『ブォーブォ―』
 
 船の汽笛の音が聞こえる。ちょうど黄昏時、1人の少年とその家族がここ、江戸崎を発とうとしていた。
 
 江戸崎は人口2千人ほどの自然豊かな小さな離れ小島で、観光客にもとても人気がある。人々は漁や農業でほとんどが自給自足の生活を送っている。
 
 今日は週に1度定期船がくる日。ここで今日、1組の家族が東京へ旅立つのだ。

「真司。もうそろそろいかないと」

「待って、もう少し…」

「真司…でも…」母の声が汽笛の音に交じって聞こえる。
 
「真司―!」
 
「あ!愁平!」真司は島一番の親友、愁平を待っていたのだった。

「真司。どうして黙って行こうとするんだよ!俺たち親友だろ?」

「…でも仕方なかったんだ。もし会ったら寂しくなっちゃうから…」

「そんな泣きそうな顔で言うことじゃないぜ?」

「お互い様だ」真司は涙で赤くなった目頭を押さえて愁平に微笑んだ。

『ブォーブォー』

船の汽笛の音が島の港で大きく鳴り響く。

「もうそろそろ出発しますよー」船長の声が2人の小さな背中にこだまする。

「俺もう行かないと…」

「真司!」

「愁平…俺、絶対戻ってくるから。待っててくれよ…」真司は少し寂しそうな顔で別れを告げた。

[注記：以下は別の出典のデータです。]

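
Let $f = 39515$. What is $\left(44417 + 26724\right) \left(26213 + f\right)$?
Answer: $4675955648$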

「ああ!三年でも!十年でも何年でも待っててやる!俺たちの友情の名のもとに」愁平は力強く言った。

「ありがとう」真司は、けなげな笑顔で最後の言葉を残した。

「真司!」真司は別れを告げると何も言わず船へ乗り込んだ。

ただ、こちらに優しく手を振り返している。